As CBS2's Jennifer McLogan reported, a junior at Centereach High School is fighting his punishment, after getting disciplined for taking hot peppers to school.
Nick Lien and his mother spoke exclusively to McLogan about the incident involving bhut jolokia – or ghost peppers -- which are among the hottest chili peppers on the planet.
Ghost peppers pack 400 times the mouth-numbing heat of Tabasco, and Lien orders them online – three peppers for $12.
"My friends saw that I had the new ghost pepper with me, and they all wanted to see how spicy it really was, because everybody thought that basically they could handle it and it was nothing," Lien said. "So they all tried a piece."
But two of Lien's classmates left gym class, and landed in the nurse's office with red faces, stomach pains, and burning tongues. And the next thing he knew, Lien was called to the carpet.
"I was shocked, because I didn't realize that giving someone a pepper could get me into as much trouble as I was in," Lien said.
Lien said he was told he was to serve after-school detention for two days, or else in-school suspension for a day.
Nick Lien's mother, Sharon Lien, also received a call.
"I ran to the school to wonder why. I didn't know what it was," she said. "I asked if it was pepper spray, peppers on sandwiches, and she said it was my son brought a pepper to school – which I happen to have. We eat hot peppers, so it's, like, no big deal."

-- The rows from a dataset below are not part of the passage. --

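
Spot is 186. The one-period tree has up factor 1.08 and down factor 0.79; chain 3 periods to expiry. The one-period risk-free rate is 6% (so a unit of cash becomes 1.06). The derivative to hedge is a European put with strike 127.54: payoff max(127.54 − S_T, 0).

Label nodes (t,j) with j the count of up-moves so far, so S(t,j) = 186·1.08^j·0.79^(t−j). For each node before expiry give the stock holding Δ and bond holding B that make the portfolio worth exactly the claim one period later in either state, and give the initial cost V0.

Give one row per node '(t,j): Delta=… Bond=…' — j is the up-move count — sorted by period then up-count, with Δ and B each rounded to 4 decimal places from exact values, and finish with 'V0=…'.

(0,0): Delta=-0.0072 Bond=1.3810
(1,0): Delta=-0.0961 Bond=14.5271
(1,1): Delta=-0.0024 Bond=0.4962
(2,0): Delta=-1.0000 Bond=120.3208
(2,1): Delta=-0.0472 Bond=7.6267
(2,2): Delta=0.0000 Bond=0.0000
V0=0.0341

No-arbitrage ⇒ martingale measure with p* = (R−d)/(u−d) = 0.9310.
Payoff layer (t=3): V(3,0)=35.8347, V(3,1)=2.1708, V(3,2)=0.0000, V(3,3)=0.0000
  t=2,j=0: stock 116.0826 → up 125.3692 (V=2.1708), down 91.7053 (V=35.8347). Price 4.2382; hedge Δ=-1.0000, bond B=120.3208.
  t=2,j=1: stock 158.6952 → up 171.3908 (V=0.0000), down 125.3692 (V=2.1708). Price 0.1412; hedge Δ=-0.0472, bond B=7.6267.
  t=2,j=2: stock 216.9504 → up 234.3064 (V=0.0000), down 171.3908 (V=0.0000). Price 0.0000; hedge Δ=0.0000, bond B=0.0000.
  t=1,j=0: stock 146.9400 → up 158.6952 (V=0.1412), down 116.0826 (V=4.2382). Price 0.3998; hedge Δ=-0.0961, bond B=14.5271.
  t=1,j=1: stock 200.8800 → up 216.9504 (V=0.0000), down 158.6952 (V=0.1412). Price 0.0092; hedge Δ=-0.0024, bond B=0.4962.
  t=0,j=0: stock 186.0000 → up 200.8800 (V=0.0092), down 146.9400 (V=0.3998). Price 0.0341; hedge Δ=-0.0072, bond B=1.3810.
Self-financing check: at every node Δ·S+B equals the discounted successor values.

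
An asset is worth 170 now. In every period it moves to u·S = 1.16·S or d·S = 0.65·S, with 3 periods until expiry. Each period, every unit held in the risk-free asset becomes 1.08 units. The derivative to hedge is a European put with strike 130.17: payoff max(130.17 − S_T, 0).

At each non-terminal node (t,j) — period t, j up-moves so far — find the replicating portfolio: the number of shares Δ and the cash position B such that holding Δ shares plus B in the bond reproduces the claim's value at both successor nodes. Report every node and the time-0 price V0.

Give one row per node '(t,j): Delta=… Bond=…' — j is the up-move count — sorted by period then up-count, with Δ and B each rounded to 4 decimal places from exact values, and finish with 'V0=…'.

Risk-neutral probability p* = (R−d)/(u−d) = (1.08−0.65)/(1.16−0.65) = 0.8431.
At expiry t=3: V(3,0)=83.4837, V(3,1)=46.8530, V(3,2)=0.0000, V(3,3)=0.0000
  t=2,j=0: stock 71.8250 → up 83.3170 (V=46.8530), down 46.6863 (V=83.4837). Price 48.7028; hedge Δ=-1.0000, bond B=120.5278.
  t=2,j=1: stock 128.1800 → up 148.6888 (V=0.0000), down 83.3170 (V=46.8530). Price 6.8051; hedge Δ=-0.7167, bond B=98.6737.
  t=2,j=2: stock 228.7520 → up 265.3523 (V=0.0000), down 148.6888 (V=0.0000). Price 0.0000; hedge Δ=0.0000, bond B=0.0000.
  t=1,j=0: stock 110.5000 → up 128.1800 (V=6.8051), down 71.8250 (V=48.7028). Price 12.3864; hedge Δ=-0.7435, bond B=94.5387.
  t=1,j=1: stock 197.2000 → up 228.7520 (V=0.0000), down 128.1800 (V=6.8051). Price 0.9884; hedge Δ=-0.0677, bond B=14.3317.
  t=0,j=0: stock 170.0000 → up 197.2000 (V=0.9884), down 110.5000 (V=12.3864). Price 2.5707; hedge Δ=-0.1315, bond B=24.9196.
The time-0 hedge costs 2.5707, which is the no-arbitrage price.

(0,0): Delta=-0.1315 Bond=24.9196
(1,0): Delta=-0.7435 Bond=94.5387
(1,1): Delta=-0.0677 Bond=14.3317
(2,0): Delta=-1.0000 Bond=120.5278
(2,1): Delta=-0.7167 Bond=98.6737
(2,2): Delta=0.0000 Bond=0.0000
V0=2.5707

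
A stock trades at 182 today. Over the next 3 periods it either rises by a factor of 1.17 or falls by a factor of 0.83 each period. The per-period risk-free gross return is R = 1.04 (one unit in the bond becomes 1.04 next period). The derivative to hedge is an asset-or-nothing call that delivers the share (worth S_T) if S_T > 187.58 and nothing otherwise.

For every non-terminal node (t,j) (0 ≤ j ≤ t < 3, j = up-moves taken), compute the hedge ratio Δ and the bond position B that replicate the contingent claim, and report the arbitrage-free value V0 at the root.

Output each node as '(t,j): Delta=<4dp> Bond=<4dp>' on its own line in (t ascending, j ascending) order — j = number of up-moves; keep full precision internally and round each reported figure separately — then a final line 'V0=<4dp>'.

The replicating-portfolio and risk-neutral prices coincide; use p* = (1.04−0.83)/(1.17−0.83) = 0.6176 for the latter.
Payoff layer (t=3): V(3,0)=0.0000, V(3,1)=0.0000, V(3,2)=206.7860, V(3,3)=291.4936
(2,0): S=125.3798. Δ = (V_up−V_dn)/(S_up−S_dn) = (0.0000−0.0000)/(146.6944−104.0652) = 0.0000. V = [p*·0.0000 + (1−p*)·0.0000]/1.04 = 0.0000. B = V − Δ·S = 0.0000.
(2,1): S=176.7402. Δ = (V_up−V_dn)/(S_up−S_dn) = (206.7860−0.0000)/(206.7860−146.6944) = 3.4412. V = [p*·206.7860 + (1−p*)·0.0000]/1.04 = 122.8084. B = V − Δ·S = -485.3858.
(2,2): S=249.1398. Δ = (V_up−V_dn)/(S_up−S_dn) = (291.4936−206.7860)/(291.4936−206.7860) = 1.0000. V = [p*·291.4936 + (1−p*)·206.7860]/1.04 = 249.1398. B = V − Δ·S = 0.0000.
(1,0): S=151.0600. Δ = (V_up−V_dn)/(S_up−S_dn) = (122.8084−0.0000)/(176.7402−125.3798) = 2.3911. V = [p*·122.8084 + (1−p*)·0.0000]/1.04 = 72.9349. B = V − Δ·S = -288.2664.
(1,1): S=212.9400. Δ = (V_up−V_dn)/(S_up−S_dn) = (249.1398−122.8084)/(249.1398−176.7402) = 1.7449. V = [p*·249.1398 + (1−p*)·122.8084]/1.04 = 193.1121. B = V − Δ·S = -178.4507.
(0,0): S=182.0000. Δ = (V_up−V_dn)/(S_up−S_dn) = (193.1121−72.9349)/(212.9400−151.0600) = 1.9421. V = [p*·193.1121 + (1−p*)·72.9349]/1.04 = 141.5019. B = V − Δ·S = -211.9606.
Each (Δ,B) replicates both successor values, so the strategy is self-financing and V0 is arbitrage-free.

(0,0): Delta=1.9421 Bond=-211.9606
(1,0): Delta=2.3911 Bond=-288.2664
(1,1): Delta=1.7449 Bond=-178.4507
(2,0): Delta=0.0000 Bond=0.0000
(2,1): Delta=3.4412 Bond=-485.3858
(2,2): Delta=1.0000 Bond=0.0000
V0=141.5019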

Ads for ghost peppers said they will "knock your socks off." The fad has spread to ghost pepper fast food fries, chili, and burgers.
"I eat hot food. My family eats hot food," Sharon Lein said. "It's just in our blood."
And the Liens were shocked and mystified when they said the school likened the peppers to psychedelic drugs.
"I was told that it's equivalent to giving someone LSD," Nick Lien said.
The Liens do not believe passing out peppers warrants suspension or detention.
"Students' rights cannot be violated by dictating to them what they can and can't bring in for lunch, so it's an outage," said attorney Ken Mollins.
School is out in three weeks, and Nick Lien said being suspended would be detrimental.
"All the work that we have now is all getting bunched together, and if I lose two days of school, then it's really going to affect my grades," he said.
But the superintendent of the Middle Country School District said she does not tolerate any action that compromises the health of their students, and said she has determined that the hot peppers do pose such a threat. She said she stands by the detention.
There are no New York state regulations yet on ghost peppers in schools.